Yes, this is kind of a toy solution to a toy example. It sounds like what 
you describe is implementable as:

f(i, object, objects..) = min(intersect(object, i), f(i, objects...))
f(i) = 0.0

However, there is a caveat here. The compiler is generating specialized 
code for each potential set of object types, which is fine as long as you 
don't expect too many. Performance will fall for more than a few (7?) 
objects, since the compiler will cease to generate specialized code.

(It's also possible that dynamic dispatch isn't actually a bottleneck in 
your code, depending on how much is happening in the intersect function.)

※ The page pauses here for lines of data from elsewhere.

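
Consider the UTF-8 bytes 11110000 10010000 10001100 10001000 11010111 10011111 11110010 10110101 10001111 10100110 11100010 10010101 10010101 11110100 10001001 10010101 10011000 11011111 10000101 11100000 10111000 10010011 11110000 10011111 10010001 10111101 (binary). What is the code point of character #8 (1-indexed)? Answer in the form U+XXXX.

U+1F47D

Offset 0: leading byte 0xF0 = 11110000 → 4-byte char #1 = F0 90 8C 88.
Offset 4: leading byte 0xD7 = 11010111 → 2-byte char #2 = D7 9F.
Offset 6: leading byte 0xF2 = 11110010 → 4-byte char #3 = F2 B5 8F A6.
Offset 10: leading byte 0xE2 = 11100010 → 3-byte char #4 = E2 95 95.
Offset 13: leading byte 0xF4 = 11110100 → 4-byte char #5 = F4 89 95 98.
Offset 17: leading byte 0xDF = 11011111 → 2-byte char #6 = DF 85.
Offset 19: leading byte 0xE0 = 11100000 → 3-byte char #7 = E0 B8 93.
Offset 22: leading byte 0xF0 = 11110000 → 4-byte char #8 = F0 9F 91 BD.
Leading byte 0xF0 = 11110000 matches 11110xxx → 4-byte sequence.
Byte 1: 0xF0 = 11110000, payload 000 (3 bits).
Byte 2: 0x9F = 10011111 (10xxxxxx ✓), payload 011111.
Byte 3: 0x91 = 10010001 (10xxxxxx ✓), payload 010001.
Byte 4: 0xBD = 10111101 (10xxxxxx ✓), payload 111101.
Concatenate: 000011111010001111101 = 0x1F47D (21 bits → U+1F47D).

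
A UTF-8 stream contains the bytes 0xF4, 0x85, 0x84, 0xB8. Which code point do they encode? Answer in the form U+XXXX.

Leading byte 0xF4 = 11110100 matches 11110xxx → 4-byte sequence.
Byte 1: 0xF4 = 11110100, payload 100 (3 bits).
Byte 2: 0x85 = 10000101 (10xxxxxx ✓), payload 000101.
Byte 3: 0x84 = 10000100 (10xxxxxx ✓), payload 000100.
Byte 4: 0xB8 = 10111000 (10xxxxxx ✓), payload 111000.
Concatenate: 100000101000100111000 = 0x105138 (21 bits → U+105138).

U+105138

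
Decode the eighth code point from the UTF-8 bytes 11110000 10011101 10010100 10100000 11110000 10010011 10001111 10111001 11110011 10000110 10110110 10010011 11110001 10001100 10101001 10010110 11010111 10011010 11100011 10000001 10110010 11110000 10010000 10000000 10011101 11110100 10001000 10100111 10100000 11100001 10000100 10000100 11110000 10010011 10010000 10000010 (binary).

Offset 0: leading byte 0xF0 = 11110000 → 4-byte char #1 = F0 9D 94 A0.
Offset 4: leading byte 0xF0 = 11110000 → 4-byte char #2 = F0 93 8F B9.
Offset 8: leading byte 0xF3 = 11110011 → 4-byte char #3 = F3 86 B6 93.
Offset 12: leading byte 0xF1 = 11110001 → 4-byte char #4 = F1 8C A9 96.
Offset 16: leading byte 0xD7 = 11010111 → 2-byte char #5 = D7 9A.
Offset 18: leading byte 0xE3 = 11100011 → 3-byte char #6 = E3 81 B2.
Offset 21: leading byte 0xF0 = 11110000 → 4-byte char #7 = F0 90 80 9D.
Offset 25: leading byte 0xF4 = 11110100 → 4-byte char #8 = F4 88 A7 A0.
Leading byte 0xF4 = 11110100 matches 11110xxx → 4-byte sequence.
Byte 1: 0xF4 = 11110100, payload 100 (3 bits).
Byte 2: 0x88 = 10001000 (10xxxxxx ✓), payload 001000.
Byte 3: 0xA7 = 10100111 (10xxxxxx ✓), payload 100111.
Byte 4: 0xA0 = 10100000 (10xxxxxx ✓), payload 100000.
Concatenate: 100001000100111100000 = 0x1089E0 (21 bits → U+1089E0).

U+1089E0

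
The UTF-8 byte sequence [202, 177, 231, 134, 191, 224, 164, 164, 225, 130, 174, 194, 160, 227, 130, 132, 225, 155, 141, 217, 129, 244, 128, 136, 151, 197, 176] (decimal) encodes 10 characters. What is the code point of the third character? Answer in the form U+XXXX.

Offset 0: leading byte 0xCA = 11001010 → 2-byte char #1 = CA B1.
Offset 2: leading byte 0xE7 = 11100111 → 3-byte char #2 = E7 86 BF.
Offset 5: leading byte 0xE0 = 11100000 → 3-byte char #3 = E0 A4 A4.
Leading byte 0xE0 = 11100000 matches 1110xxxx → 3-byte sequence.
Byte 1: 0xE0 = 11100000, payload 0000 (4 bits).
Byte 2: 0xA4 = 10100100 (10xxxxxx ✓), payload 100100.
Byte 3: 0xA4 = 10100100 (10xxxxxx ✓), payload 100100.
Concatenate: 0000100100100100 = 0x924 (16 bits → U+0924).

U+0924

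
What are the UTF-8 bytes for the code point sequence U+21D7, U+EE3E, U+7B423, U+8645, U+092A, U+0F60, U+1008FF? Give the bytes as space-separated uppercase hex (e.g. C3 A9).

U+21D7: 3-byte form → E2 87 97.
U+EE3E: 3-byte form → EE B8 BE.
U+7B423: 4-byte form → F1 BB 90 A3.
U+8645: 3-byte form → E8 99 85.
U+092A: 3-byte form → E0 A4 AA.
U+0F60: 3-byte form → E0 BD A0.
U+1008FF: 4-byte form → F4 80 A3 BF.
Concatenated (23 bytes): E2 87 97 EE B8 BE F1 BB 90 A3 E8 99 85 E0 A4 AA E0 BD A0 F4 80 A3 BF.

E2 87 97 EE B8 BE F1 BB 90 A3 E8 99 85 E0 A4 AA E0 BD A0 F4 80 A3 BF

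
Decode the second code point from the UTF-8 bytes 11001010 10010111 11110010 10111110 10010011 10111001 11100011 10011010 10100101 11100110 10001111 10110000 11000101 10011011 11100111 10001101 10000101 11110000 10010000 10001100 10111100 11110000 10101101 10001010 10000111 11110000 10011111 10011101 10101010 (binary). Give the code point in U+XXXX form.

U+BE4F9

Offset 0: leading byte 0xCA = 11001010 → 2-byte char #1 = CA 97.
Offset 2: leading byte 0xF2 = 11110010 → 4-byte char #2 = F2 BE 93 B9.
Leading byte 0xF2 = 11110010 matches 11110xxx → 4-byte sequence.
Byte 1: 0xF2 = 11110010, payload 010 (3 bits).
Byte 2: 0xBE = 10111110 (10xxxxxx ✓), payload 111110.
Byte 3: 0x93 = 10010011 (10xxxxxx ✓), payload 010011.
Byte 4: 0xB9 = 10111001 (10xxxxxx ✓), payload 111001.
Concatenate: 010111110010011111001 = 0xBE4F9 (21 bits → U+BE4F9).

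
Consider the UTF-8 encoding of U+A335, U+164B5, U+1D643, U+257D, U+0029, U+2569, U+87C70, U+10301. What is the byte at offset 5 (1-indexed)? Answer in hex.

0x96

1-indexed offset 5 is 0-indexed offset 4.
U+A335 → 3-byte form EA 8C B5 at offsets 0–2.
U+164B5 → 4-byte form F0 96 92 B5 at offsets 3–6.
Offset 4 falls in char 2's range; it's byte 2 of F0 96 92 B5 = 0x96.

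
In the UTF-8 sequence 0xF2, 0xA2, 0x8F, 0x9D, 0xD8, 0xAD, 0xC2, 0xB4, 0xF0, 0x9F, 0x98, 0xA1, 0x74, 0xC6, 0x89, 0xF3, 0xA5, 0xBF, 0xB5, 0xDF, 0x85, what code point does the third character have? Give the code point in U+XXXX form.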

>> f(object, objects...) = intersect(object) + f(objects...)
>> f() = 0.0
>> ...
>>         ss += f(objects...)
>>
>  
> In this simple case, is this just pre-calculating the sum of intersect()s 
> once and then using it repeatedly?
>

Yes, it looks like the optimizer is smart enough to do this, but not quite 
smart enough to elide the loop entirely. Still, even if there were 3 adds 
in the inner loop instead of 1, this code would still be much faster than 
the original.
 

> Thanks for the info & code. Changing objects to a tuple speeds up that 
> original code I posted by a factor of 3!
>

Yes, I noticed that too. Type inference doesn't appear to know that objects 
= [Sphere(1.0), Cube(2.0), Plane(3.0)] will be an array at compile time, so 
iteration becomes slow. You will get the same speedup if you pass that 
array into the function, or if you define it as objects = 
Object[Sphere(1.0), Cube(2.0), Plane(3.0)].